Также авторитет отцов Церкви не всегда распространяется на все их сочинения. В этом отношении особым преимуществом пользуются только учителя церкви. За ними следуют корифеи в борьбе против ересей[37], др.-греч. Πατέρες ἔγκριτοι, одобренные на Пятом Вселенском соборе, причём только в той части, которая относится к рассматриваемому догмату. Во всём объёме принимаются лишь те их произведения, которые целиком торжественно были приняты на Вселенских соборах. Важны сочинения, рассмотренные и одобренные на поместных соборах, и те, которые были представлены и одобрены многочисленными слушателями (например, проповеди).
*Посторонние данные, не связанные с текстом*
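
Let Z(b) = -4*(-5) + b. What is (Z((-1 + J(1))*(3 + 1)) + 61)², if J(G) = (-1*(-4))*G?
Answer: 8649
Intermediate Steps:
J(G) = 4*G
Z(b) = 20 + b
(Z((-1 + J(1))*(3 + 1)) + 61)² = ((20 + (-1 + 4*1)*(3 + 1)) + 61)² = ((20 + (-1 + 4)*4) + 61)² = ((20 + 3*4) + 61)² = ((20 + 12) + 61)² = (32 + 61)² = 93² = 8649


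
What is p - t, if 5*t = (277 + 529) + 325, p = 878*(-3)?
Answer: -14301/5 ≈ -2860.2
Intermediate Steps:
p = -2634
t = 1131/5 (t = ((277 + 529) + 325)/5 = (806 + 325)/5 = (⅕)*1131 = 1131/5 ≈ 226.20)
p - t = -2634 - 1*1131/5 = -2634 - 1131/5 = -14301/5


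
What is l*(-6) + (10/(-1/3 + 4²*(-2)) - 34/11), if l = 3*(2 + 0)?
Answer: -42040/1067 ≈ -39.400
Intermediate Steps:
l = 6 (l = 3*2 = 6)
l*(-6) + (10/(-1/3 + 4²*(-2)) - 34/11) = 6*(-6) + (10/(-1/3 + 4²*(-2)) - 34/11) = -36 + (10/(-1*⅓ + 16*(-2)) - 34*1/11) = -36 + (10/(-⅓ - 32) - 34/11) = -36 + (10/(-97/3) - 34/11) = -36 + (10*(-3/97) - 34/11) = -36 + (-30/97 - 34/11) = -36 - 3628/1067 = -42040/1067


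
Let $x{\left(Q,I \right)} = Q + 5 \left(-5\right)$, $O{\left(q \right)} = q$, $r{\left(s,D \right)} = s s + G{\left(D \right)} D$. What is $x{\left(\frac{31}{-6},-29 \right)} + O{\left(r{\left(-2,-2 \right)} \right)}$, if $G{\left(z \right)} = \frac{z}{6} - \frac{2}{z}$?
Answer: $- \frac{55}{2} \approx -27.5$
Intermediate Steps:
$G{\left(z \right)} = - \frac{2}{z} + \frac{z}{6}$ ($G{\left(z \right)} = z \frac{1}{6} - \frac{2}{z} = \frac{z}{6} - \frac{2}{z} = - \frac{2}{z} + \frac{z}{6}$)
$r{\left(s,D \right)} = s^{2} + D \left(- \frac{2}{D} + \frac{D}{6}\right)$ ($r{\left(s,D \right)} = s s + \left(- \frac{2}{D} + \frac{D}{6}\right) D = s^{2} + D \left(- \frac{2}{D} + \frac{D}{6}\right)$)
$x{\left(Q,I \right)} = -25 + Q$ ($x{\left(Q,I \right)} = Q - 25 = -25 + Q$)
$x{\left(\frac{31}{-6},-29 \right)} + O{\left(r{\left(-2,-2 \right)} \right)} = \left(-25 + \frac{31}{-6}\right) + \left(-2 + \left(-2\right)^{2} + \frac{\left(-2\right)^{2}}{6}\right) = \left(-25 + 31 \left(- \frac{1}{6}\right)\right) + \left(-2 + 4 + \frac{1}{6} \cdot 4\right) = \left(-25 - \frac{31}{6}\right) + \left(-2 + 4 + \frac{2}{3}\right) = - \frac{181}{6} + \frac{8}{3} = - \frac{55}{2}$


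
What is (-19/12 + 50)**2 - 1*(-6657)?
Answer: 1296169/144 ≈ 9001.2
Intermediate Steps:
(-19/12 + 50)**2 - 1*(-6657) = (-19*1/12 + 50)**2 + 6657 = (-19/12 + 50)**2 + 6657 = (581/12)**2 + 6657 = 337561/144 + 6657 = 1296169/144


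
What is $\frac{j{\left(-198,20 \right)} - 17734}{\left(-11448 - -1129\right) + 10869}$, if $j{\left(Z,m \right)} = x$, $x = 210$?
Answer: $- \frac{8762}{275} \approx -31.862$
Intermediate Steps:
$j{\left(Z,m \right)} = 210$
$\frac{j{\left(-198,20 \right)} - 17734}{\left(-11448 - -1129\right) + 10869} = \frac{210 - 17734}{\left(-11448 - -1129\right) + 10869} = - \frac{17524}{\left(-11448 + 1129\right) + 10869} = - \frac{17524}{-10319 + 10869} = - \frac{17524}{550} = \left(-17524\right) \frac{1}{550} = - \frac{8762}{275}$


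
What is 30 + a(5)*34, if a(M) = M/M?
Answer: 64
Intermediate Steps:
a(M) = 1
30 + a(5)*34 = 30 + 1*34 = 30 + 34 = 64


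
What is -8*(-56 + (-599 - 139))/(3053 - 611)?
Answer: 3176/1221 ≈ 2.6011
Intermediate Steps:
-8*(-56 + (-599 - 139))/(3053 - 611) = -8*(-56 - 738)/2442 = -(-6352)/2442 = -8*(-397/1221) = 3176/1221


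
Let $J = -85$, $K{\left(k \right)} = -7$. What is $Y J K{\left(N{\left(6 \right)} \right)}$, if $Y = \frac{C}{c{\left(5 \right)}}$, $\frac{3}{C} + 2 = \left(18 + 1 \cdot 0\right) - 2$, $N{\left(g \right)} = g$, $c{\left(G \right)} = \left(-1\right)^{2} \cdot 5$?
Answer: $\frac{51}{2} \approx 25.5$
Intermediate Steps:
$c{\left(G \right)} = 5$ ($c{\left(G \right)} = 1 \cdot 5 = 5$)
$C = \frac{3}{14}$ ($C = \frac{3}{-2 + \left(\left(18 + 1 \cdot 0\right) - 2\right)} = \frac{3}{-2 + \left(\left(18 + 0\right) - 2\right)} = \frac{3}{-2 + \left(18 - 2\right)} = \frac{3}{-2 + 16} = \frac{3}{14} \approx 0.21429$)
$Y = \frac{3}{70}$ ($Y = \frac{3}{14 \cdot 5} = \frac{3}{14} \cdot \frac{1}{5} = \frac{3}{70} \approx 0.042857$)
$Y J K{\left(N{\left(6 \right)} \right)} = \frac{3}{70} \left(-85\right) \left(-7\right) = \left(- \frac{51}{14}\right) \left(-7\right) = \frac{51}{2}$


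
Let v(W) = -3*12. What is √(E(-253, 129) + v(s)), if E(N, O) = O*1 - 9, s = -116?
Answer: 2*√21 ≈ 9.1651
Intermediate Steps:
v(W) = -36
E(N, O) = -9 + O (E(N, O) = O - 9 = -9 + O)
√(E(-253, 129) + v(s)) = √((-9 + 129) - 36) = √(120 - 36) = √84 = 2*√21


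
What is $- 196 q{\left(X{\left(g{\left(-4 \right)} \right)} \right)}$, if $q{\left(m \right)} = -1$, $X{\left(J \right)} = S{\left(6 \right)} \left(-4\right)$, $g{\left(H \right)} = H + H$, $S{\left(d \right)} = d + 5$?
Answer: $196$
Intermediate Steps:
$S{\left(d \right)} = 5 + d$
$g{\left(H \right)} = 2 H$
$X{\left(J \right)} = -44$ ($X{\left(J \right)} = \left(5 + 6\right) \left(-4\right) = 11 \left(-4\right) = -44$)
$- 196 q{\left(X{\left(g{\left(-4 \right)} \right)} \right)} = \left(-196\right) \left(-1\right) = 196$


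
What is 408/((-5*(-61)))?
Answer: 408/305 ≈ 1.3377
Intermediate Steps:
408/((-5*(-61))) = 408/305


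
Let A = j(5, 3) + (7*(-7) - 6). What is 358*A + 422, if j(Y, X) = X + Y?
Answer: -16404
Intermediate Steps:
A = -47 (A = (3 + 5) + (7*(-7) - 6) = 8 + (-49 - 6) = 8 - 55 = -47)
358*A + 422 = 358*(-47) + 422 = -16826 + 422 = -16404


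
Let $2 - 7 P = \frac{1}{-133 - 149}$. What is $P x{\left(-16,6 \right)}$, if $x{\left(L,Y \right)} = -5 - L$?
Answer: $\frac{6215}{1974} \approx 3.1484$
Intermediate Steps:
$P = \frac{565}{1974}$ ($P = \frac{2}{7} - \frac{1}{7 \left(-133 - 149\right)} = \frac{2}{7} - \frac{1}{7 \left(-282\right)} = \frac{2}{7} - - \frac{1}{1974} = \frac{2}{7} + \frac{1}{1974} = \frac{565}{1974} \approx 0.28622$)
$P x{\left(-16,6 \right)} = \frac{565 \left(-5 - -16\right)}{1974} = \frac{565 \left(-5 + 16\right)}{1974} = \frac{565}{1974} \cdot 11 = \frac{6215}{1974}$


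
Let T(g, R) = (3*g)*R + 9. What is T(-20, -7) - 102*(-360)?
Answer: 37149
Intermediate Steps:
T(g, R) = 9 + 3*R*g (T(g, R) = 3*R*g + 9 = 9 + 3*R*g)
T(-20, -7) - 102*(-360) = (9 + 3*(-7)*(-20)) - 102*(-360) = (9 + 420) + 36720 = 429 + 36720 = 37149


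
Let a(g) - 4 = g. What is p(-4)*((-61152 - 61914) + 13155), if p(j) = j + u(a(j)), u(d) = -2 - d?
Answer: 659466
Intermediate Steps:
a(g) = 4 + g
p(j) = -6 (p(j) = j + (-2 - (4 + j)) = j + (-2 + (-4 - j)) = j + (-6 - j) = -6)
p(-4)*((-61152 - 61914) + 13155) = -6*((-61152 - 61914) + 13155) = -6*(-123066 + 13155) = -6*(-109911) = 659466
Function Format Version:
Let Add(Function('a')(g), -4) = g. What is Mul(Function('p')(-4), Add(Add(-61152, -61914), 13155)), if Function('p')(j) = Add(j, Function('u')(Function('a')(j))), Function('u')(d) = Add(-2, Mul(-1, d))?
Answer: 659466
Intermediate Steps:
Function('a')(g) = Add(4, g)
Function('p')(j) = -6 (Function('p')(j) = Add(j, Add(-2, Mul(-1, Add(4, j)))) = Add(j, Add(-2, Add(-4, Mul(-1, j)))) = Add(j, Add(-6, Mul(-1, j))) = -6)
Mul(Function('p')(-4), Add(Add(-61152, -61914), 13155)) = Mul(-6, Add(Add(-61152, -61914), 13155)) = Mul(-6, Add(-123066, 13155)) = Mul(-6, -109911) = 659466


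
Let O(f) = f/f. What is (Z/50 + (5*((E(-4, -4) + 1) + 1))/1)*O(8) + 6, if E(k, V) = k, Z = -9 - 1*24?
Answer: -233/50 ≈ -4.6600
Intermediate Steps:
Z = -33 (Z = -9 - 24 = -33)
O(f) = 1
(Z/50 + (5*((E(-4, -4) + 1) + 1))/1)*O(8) + 6 = (-33/50 + (5*((-4 + 1) + 1))/1)*1 + 6 = (-33*1/50 + (5*(-3 + 1))*1)*1 + 6 = (-33/50 + (5*(-2))*1)*1 + 6 = (-33/50 - 10*1)*1 + 6 = (-33/50 - 10)*1 + 6 = -533/50*1 + 6 = -533/50 + 6 = -233/50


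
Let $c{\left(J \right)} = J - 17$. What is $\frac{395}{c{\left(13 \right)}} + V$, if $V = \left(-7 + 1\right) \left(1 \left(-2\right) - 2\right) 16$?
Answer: $\frac{1141}{4} \approx 285.25$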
Не имеют догматического авторитета сочинения, написанные в состоянии оглашения (как панегирик Григория Чудотворца Оригену) или в споре с защитниками православия (например, Феодорит Кирский против Кирилла Александрийского)[38].

Если на Востоке безусловное почтение к отцам Церкви является постоянной характеристикой религиозной мысли[39], то в протестантизме отцы Церкви не имеют особенного авторитета и рассматриваются как исторические свидетели древнецерковной веры, ценные своей эрудицией и древностью. Возражения против их догматического авторитета основываются на их потенциальной возможности согрешить и редкой достижимости согласия (лат. consensus patrum)[40]. Действительно, в истории были ситуации, как, например, в Византии во время иконоборческого конфликта, когда обе конфликтующие стороны основывали свои позиции на авторитете отцов[39].

Сложной богословской проблемой является анализ ситуаций, когда творения отцов Церкви противоречат друг другу или Священному Писанию. Для того, чтобы дать этим различиям количественную оценку, в начале XII века Пьер Абеляр составил объёмную хрестоматию Sic et Non[en], в которой также дал методологию устранения возникающих противоречий. Необходимо было определить — либо неверно определён автор произведения, либо был искажён его текст. В случае, если авторство текста и его состояние не вызывает сомнений, Абеляр предлагал обратить внимание, не содержится ли в рассматриваемом произведении или других произведениях автора разъяснения или отмены спорного тезиса. Так, в конце жизни блаженный Августин посвятил специальное произведение «Retractations» последовательной ревизии и объяснению своих предшествующих произведений[41]. В конечном счёте, по мнению Абеляра, истины можно достичь только с помощью Священного Писания и диалектики[42].

Изучение

Науки о церковных писателях

Донаучный период

Началом исторического изучения отцов Церкви и древнецерковных писателей считаются произведения Евсевия Кесарийского, который в своих «Церковной истории» и «Хронике» сохранил ценные сведения о жизни и произведениях христианских писателей, дополнив их критическими замечаниями и извлечениями из текстов. Хотя это и не была история древнехристианской письменности, однако этим была заложена основа для дальнейших исследований. Первым кто специально исследовал эту тему был Иероним Стридонский, который в 392 году составил небольшое произведение «De viris illustribus», в котором дал краткие сведения о 135 писателях, в список которых включил также еретиков, иудеев и язычника Сенеку, в связи с его апокрифической перепиской с апостолом Павлом. Хотя произведение Иеронима содержало грубые ошибки, оно более тысячи лет служило образцом для подобных работ, которые появлялись под тем же или подобными названиями, — Геннадия Массилийского (V век), Исидора Севильского (VII век) и т. д.[43]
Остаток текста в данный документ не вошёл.